General News of Friday, 23 July 2010

Source: The Talk

The Media And National Interest

Any time Ghana's interest is on the line, a section of the media senses an opportunity to get rich quick and consequently, position themselves as agents of foreign interest. This abuse, of a right that we must safeguard, is a danger to our national interest.
It is becoming increasingly clear that the interest of some of our media practitioners run counter to the interest of the nation that they must defend as citizens and the so-called fourth estate of the realm.
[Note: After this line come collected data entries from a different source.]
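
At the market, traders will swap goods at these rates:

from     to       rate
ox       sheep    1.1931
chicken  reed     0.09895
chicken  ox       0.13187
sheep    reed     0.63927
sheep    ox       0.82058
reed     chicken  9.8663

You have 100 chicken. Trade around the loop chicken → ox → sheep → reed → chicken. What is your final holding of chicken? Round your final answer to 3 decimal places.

100 chicken × 0.13187 = 13.187 ox
13.187 ox × 1.1931 = 15.7334097 sheep
15.7334097 sheep × 0.63927 = 10.057896818919 reed
10.057896818919 reed × 9.8663 = 99.2342273845005297 chicken

99.234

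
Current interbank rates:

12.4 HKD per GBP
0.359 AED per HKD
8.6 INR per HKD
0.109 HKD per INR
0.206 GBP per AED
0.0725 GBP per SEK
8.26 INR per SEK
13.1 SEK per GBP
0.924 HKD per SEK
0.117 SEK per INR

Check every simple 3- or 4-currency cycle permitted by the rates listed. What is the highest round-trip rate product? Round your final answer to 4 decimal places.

0.9297

SEK→HKD→INR→SEK: 0.924 × 8.6 × 0.117 = 0.92973
GBP→HKD→AED→GBP: 12.4 × 0.359 × 0.206 = 0.91703
GBP→HKD→INR→SEK→GBP: 12.4 × 8.6 × 0.117 × 0.0725 = 0.90457
GBP→SEK→HKD→AED→GBP: 13.1 × 0.924 × 0.359 × 0.206 = 0.89517
Maximum is SEK→HKD→INR→SEK at 0.9297; no arbitrage — every cycle loses value.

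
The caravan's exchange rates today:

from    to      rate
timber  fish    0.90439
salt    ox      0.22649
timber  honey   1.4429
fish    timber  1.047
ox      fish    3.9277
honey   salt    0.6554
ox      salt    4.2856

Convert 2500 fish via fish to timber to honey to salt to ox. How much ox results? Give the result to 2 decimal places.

560.63

2500 fish × 1.047 = 2617.5 timber
2617.5 timber × 1.4429 = 3776.79075 honey
3776.79075 honey × 0.6554 = 2475.30865755 salt
2475.30865755 salt × 0.22649 = 560.6326578484995 ox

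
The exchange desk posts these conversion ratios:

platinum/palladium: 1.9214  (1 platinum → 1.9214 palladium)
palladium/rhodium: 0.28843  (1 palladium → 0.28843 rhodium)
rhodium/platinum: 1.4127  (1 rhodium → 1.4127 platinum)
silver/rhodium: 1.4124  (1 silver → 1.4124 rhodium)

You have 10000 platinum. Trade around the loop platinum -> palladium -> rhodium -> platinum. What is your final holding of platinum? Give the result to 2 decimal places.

10000 platinum × 1.9214 = 19214 palladium
19214 palladium × 0.28843 = 5541.89402 rhodium
5541.89402 rhodium × 1.4127 = 7829.033682054 platinum

7829.03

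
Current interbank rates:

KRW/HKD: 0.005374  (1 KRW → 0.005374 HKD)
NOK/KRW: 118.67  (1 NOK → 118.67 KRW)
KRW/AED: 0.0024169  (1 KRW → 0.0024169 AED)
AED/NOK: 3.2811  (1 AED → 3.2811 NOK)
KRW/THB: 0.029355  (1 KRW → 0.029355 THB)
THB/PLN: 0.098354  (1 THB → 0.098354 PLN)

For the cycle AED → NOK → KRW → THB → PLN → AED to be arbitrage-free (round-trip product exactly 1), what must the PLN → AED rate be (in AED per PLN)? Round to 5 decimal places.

0.88954

Known legs of the cycle: 3.2811 × 118.67 × 0.029355 × 0.098354 = 1.12417654802844879
For no arbitrage the full-cycle product must be 1, so the missing rate is 1 / 1.12417654802844879 ≈ 0.8895400.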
The problem is compounded by the fact that they use lies and half truths to manipulate public consent.
Evidence to this abounds in the IFC loan saga when government was going to issue a sovereign guarantee for the so-called IFC loan.
While a section of the media was trying hard to throw light on the fraudulent deal, another group of media practitioners were so vociferous spinning fabrications and half-truths in their defence of the deal until finally it blew up in their faces.
The same incident was replayed when the CNCTI loan saga presented these fiendish media gurus with the opportunity to redeem their soiled image.But with the same modus oparandi by the same media group, the nation was led-on and on until that also proved to be a wild goose chase by governenment.
During the sale of government of Ghana’s Blue Chip shares in Ashanti Goldfields, the same section of the media that are inclined towards positioning themselves as agents of foreign interests were divided between Anglogold and Rangold, foreign entities that were seeking to control Ghana’s gold. The media men who supported Anglogold were jetted to South Africa, where it was alleged that fortunes were expended on them in hotel bills, shopping adventures as well as per diem. The recent Goldman Sachs scandal has exposed how Ghana was swindled in the Anglogold deal.
It has become common knowledge in the country that companies and various personalities in Ghana have been dolling out huge sums of money to certain media houses as well as some morning show hosts to kill 'negative' stories that come to their notice.
These beneficiaries carry out their 'gate-keeping' roles for companies and individuals without any sense of shame or patriotism, as the Media Commission looks on helplessly.
The question is why does the country allow the negative use of an important freedom to persist? We have not learnt our lessons yet, because currently, there is another war being waged against Ghana’s interest by this same section of the media in support of Kosmos to sell its 25% shares in the Jubilee fields only to ExxonMobil, in spite of government’s express intention to buy at fair market value.
Clearly, there is the need to regulate the media so as to protect the public from manipulation and lies. Our constitution guarantee for media freedom was to ensure that the media will serve the public's interest, not otherwise.
Media men who wish to act as agents of business interests must be made to register as such. They must not be allowed to pass off their Public Relations(PR) greed on behalf of their ' clients' as a service to the Ghana.
The public interest is supreme at all time as such must be protected against these media shacks or any other opposing interest.